Nodes consumes and produces a stream of “log” lines. The entry point receives a stream of media creation events, and the last node outputs a ranked list of trending items (hashtags or places). Each node has a specific role as follows:

• pre-processor — the original media creation events holds metadata about the content and its creator, and in the pre-processing phase we fetch and attach to it all the data that is needed in order to apply quality filters in the next step.
• parser — extracts the hashtags used in a photo or video so that each one of them becomes a separate line in the output stream. This is where most of the quality filters are applied, so if a post violates any of them, it is simply ignored.
• scorer — stores time-aggregated counters for each hashtag. The counters are all kept in memory, and they are also persisted into a database so that they can be recovered in case the process dies. This is also where our scoring function S(h, t) is computed. Every five minutes, a line is emitted that contains each hashtag and its current value for S(h, t).
• ranker — aggregates all the candidate hashtags and their trending scores. Each hashtag has actually two possible scores: their current values and their exponential decayed values based on their historical maximum, Sd(h, t) as described above.
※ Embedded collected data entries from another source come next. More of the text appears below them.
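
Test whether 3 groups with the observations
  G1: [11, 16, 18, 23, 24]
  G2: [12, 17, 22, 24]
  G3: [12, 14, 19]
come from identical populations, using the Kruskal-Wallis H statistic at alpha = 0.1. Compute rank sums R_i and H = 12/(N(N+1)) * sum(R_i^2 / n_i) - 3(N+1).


Step 1: Combine all N = 12 observations and assign midranks.
sorted (value, group, rank): (11,G1,1), (12,G2,2.5), (12,G3,2.5), (14,G3,4), (16,G1,5), (17,G2,6), (18,G1,7), (19,G3,8), (22,G2,9), (23,G1,10), (24,G1,11.5), (24,G2,11.5)
Step 2: Sum ranks within each group.
R_1 = 34.5 (n_1 = 5)
R_2 = 29 (n_2 = 4)
R_3 = 14.5 (n_3 = 3)
Step 3: H = 12/(N(N+1)) * sum(R_i^2/n_i) - 3(N+1)
     = 12/(12*13) * (34.5^2/5 + 29^2/4 + 14.5^2/3) - 3*13
     = 0.076923 * 518.383 - 39
     = 0.875641.
Step 4: Ties present; correction factor C = 1 - 12/(12^3 - 12) = 0.993007. Corrected H = 0.875641 / 0.993007 = 0.881808.
Step 5: Under H0, H ~ chi^2(2); p-value = 0.643455.
Step 6: alpha = 0.1. fail to reject H0.

H = 0.8818, df = 2, p = 0.643455, fail to reject H0.


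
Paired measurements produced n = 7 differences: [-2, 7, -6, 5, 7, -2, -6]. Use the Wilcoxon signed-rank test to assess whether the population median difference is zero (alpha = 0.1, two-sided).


Step 1: Drop any zero differences (none here) and take |d_i|.
|d| = [2, 7, 6, 5, 7, 2, 6]
Step 2: Midrank |d_i| (ties get averaged ranks).
ranks: |2|->1.5, |7|->6.5, |6|->4.5, |5|->3, |7|->6.5, |2|->1.5, |6|->4.5
Step 3: Attach original signs; sum ranks with positive sign and with negative sign.
W+ = 6.5 + 3 + 6.5 = 16
W- = 1.5 + 4.5 + 1.5 + 4.5 = 12
(Check: W+ + W- = 28 should equal n(n+1)/2 = 28.)
Step 4: Test statistic W = min(W+, W-) = 12.
Step 5: Ties in |d|, so use the tie-corrected normal approximation.
        E[W] = n(n+1)/4 = 7*8/4 = 14.
        Tie groups: |d|=2 (t=2), |d|=6 (t=2), |d|=7 (t=2); sum(t^3 - t) = 18.
        Var[W] = n(n+1)(2n+1)/24 - sum(t^3-t)/48 = 840/24 - 18/48 = 34.625.
        z = (W - E[W]) / sqrt(Var[W]) = (12 - 14) / 5.8843 = -0.3399.
        Two-sided p = 2*Phi(z) = 0.733941.
Step 6: alpha = 0.1. fail to reject H0.

W+ = 16, W- = 12, W = min = 12, p = 0.733941, fail to reject H0.


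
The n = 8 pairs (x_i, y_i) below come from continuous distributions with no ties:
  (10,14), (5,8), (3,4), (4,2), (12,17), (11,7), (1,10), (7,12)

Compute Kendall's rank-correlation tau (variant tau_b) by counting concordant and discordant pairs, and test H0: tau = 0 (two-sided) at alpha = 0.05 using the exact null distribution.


Step 1: Enumerate the 28 unordered pairs (i,j) with i<j and classify each by sign(x_j-x_i) * sign(y_j-y_i).
  (1,2):dx=-5,dy=-6->C; (1,3):dx=-7,dy=-10->C; (1,4):dx=-6,dy=-12->C; (1,5):dx=+2,dy=+3->C
  (1,6):dx=+1,dy=-7->D; (1,7):dx=-9,dy=-4->C; (1,8):dx=-3,dy=-2->C; (2,3):dx=-2,dy=-4->C
  (2,4):dx=-1,dy=-6->C; (2,5):dx=+7,dy=+9->C; (2,6):dx=+6,dy=-1->D; (2,7):dx=-4,dy=+2->D
  (2,8):dx=+2,dy=+4->C; (3,4):dx=+1,dy=-2->D; (3,5):dx=+9,dy=+13->C; (3,6):dx=+8,dy=+3->C
  (3,7):dx=-2,dy=+6->D; (3,8):dx=+4,dy=+8->C; (4,5):dx=+8,dy=+15->C; (4,6):dx=+7,dy=+5->C
  (4,7):dx=-3,dy=+8->D; (4,8):dx=+3,dy=+10->C; (5,6):dx=-1,dy=-10->C; (5,7):dx=-11,dy=-7->C
  (5,8):dx=-5,dy=-5->C; (6,7):dx=-10,dy=+3->D; (6,8):dx=-4,dy=+5->D; (7,8):dx=+6,dy=+2->C
Step 2: C = 20, D = 8, total pairs = 28.
Step 3: tau = (C - D)/(n(n-1)/2) = (20 - 8)/28 = 0.428571.
Step 4: Exact two-sided p-value (enumerate n! = 40320 permutations of y under H0): p = 0.178869.
Step 5: alpha = 0.05. fail to reject H0.

tau_b = 0.4286 (C=20, D=8), p = 0.178869, fail to reject H0.


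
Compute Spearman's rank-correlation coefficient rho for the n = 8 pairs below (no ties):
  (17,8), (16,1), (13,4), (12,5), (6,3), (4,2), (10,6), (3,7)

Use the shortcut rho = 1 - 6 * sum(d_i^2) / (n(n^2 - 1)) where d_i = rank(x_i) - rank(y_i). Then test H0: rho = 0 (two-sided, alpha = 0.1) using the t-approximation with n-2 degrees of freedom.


Step 1: Rank x and y separately (midranks; no ties here).
rank(x): 17->8, 16->7, 13->6, 12->5, 6->3, 4->2, 10->4, 3->1
rank(y): 8->8, 1->1, 4->4, 5->5, 3->3, 2->2, 6->6, 7->7
Step 2: d_i = R_x(i) - R_y(i); compute d_i^2.
  (8-8)^2=0, (7-1)^2=36, (6-4)^2=4, (5-5)^2=0, (3-3)^2=0, (2-2)^2=0, (4-6)^2=4, (1-7)^2=36
sum(d^2) = 80.
Step 3: rho = 1 - 6*80 / (8*(8^2 - 1)) = 1 - 480/504 = 0.047619.
Step 4: Under H0, t = rho * sqrt((n-2)/(1-rho^2)) = 0.1168 ~ t(6).
Step 5: Two-sided p-value from the t-distribution with 6 df = 0.910849.
Step 6: alpha = 0.1. fail to reject H0.

rho = 0.0476, p = 0.910849, fail to reject H0 at alpha = 0.1.


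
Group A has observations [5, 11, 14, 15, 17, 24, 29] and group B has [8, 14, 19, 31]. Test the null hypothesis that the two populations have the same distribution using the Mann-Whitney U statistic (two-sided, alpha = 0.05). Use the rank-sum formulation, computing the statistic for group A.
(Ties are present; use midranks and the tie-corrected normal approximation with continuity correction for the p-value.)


Step 1: Combine and sort all 11 observations; assign midranks.
sorted (value, group): (5,X), (8,Y), (11,X), (14,X), (14,Y), (15,X), (17,X), (19,Y), (24,X), (29,X), (31,Y)
ranks: 5->1, 8->2, 11->3, 14->4.5, 14->4.5, 15->6, 17->7, 19->8, 24->9, 29->10, 31->11
Step 2: Rank sum for X: R1 = 1 + 3 + 4.5 + 6 + 7 + 9 + 10 = 40.5.
Step 3: U_X = R1 - n1(n1+1)/2 = 40.5 - 7*8/2 = 40.5 - 28 = 12.5.
       U_Y = n1*n2 - U_X = 28 - 12.5 = 15.5.
Step 4: Ties are present, so use the tie-corrected normal approximation (with continuity correction) for the p-value.
Step 5: p-value = 0.849769; compare to alpha = 0.05. fail to reject H0.

U_X = 12.5, p = 0.849769, fail to reject H0 at alpha = 0.05.


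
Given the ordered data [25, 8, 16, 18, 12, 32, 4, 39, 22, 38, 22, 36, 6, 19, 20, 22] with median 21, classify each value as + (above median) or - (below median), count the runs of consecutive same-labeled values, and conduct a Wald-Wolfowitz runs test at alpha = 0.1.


Step 1: Compute median = 21; label A = above, B = below.
Labels in order: ABBBBABAAAAABBBA  (n_A = 8, n_B = 8)
Step 2: Count runs R = 7.
Step 3: Under H0 (random ordering), E[R] = 2*n_A*n_B/(n_A+n_B) + 1 = 2*8*8/16 + 1 = 9.0000.
        Var[R] = 2*n_A*n_B*(2*n_A*n_B - n_A - n_B) / ((n_A+n_B)^2 * (n_A+n_B-1)) = 14336/3840 = 3.7333.
        SD[R] = 1.9322.
Step 4: Continuity-corrected z = (R + 0.5 - E[R]) / SD[R] = (7 + 0.5 - 9.0000) / 1.9322 = -0.7763.
Step 5: Two-sided p-value via normal approximation = 2*(1 - Phi(|z|)) = 0.437558.
Step 6: alpha = 0.1. fail to reject H0.

R = 7, z = -0.7763, p = 0.437558, fail to reject H0.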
This stream-lined architecture lets us partition the universe of hashtags so that there can be many instances of each node running in parallel, each one of them taking care of a different partition. That is desirable as the scorer is memory-bound and the amount of data may be too big to fit into a single machine. Besides, failures are isolated to specific partitions, so if one instance is not available at the moment, trending would not be entirely compromised.

Besides, We need to make sure the scorer’s input is partitioned properly so that all streamed log lines for a given hashtag are processed by the same exact instance, otherwise the counters for one hashtag would be split among several instances.

We wanted to serve requests for trending hashtags and places without imposing a considerably high load on our trending backend. Therefore, trends are served out of a read-through caching layer powered by memcached, and a Postgres database in case there is a cache miss, see the bottom part of the diagram above. Trends are periodically pulled from the ranker, then we run our algorithm to group similar trends together and the results are stored in Postgres, that’s how new trending hashtags and places are flushed into the app.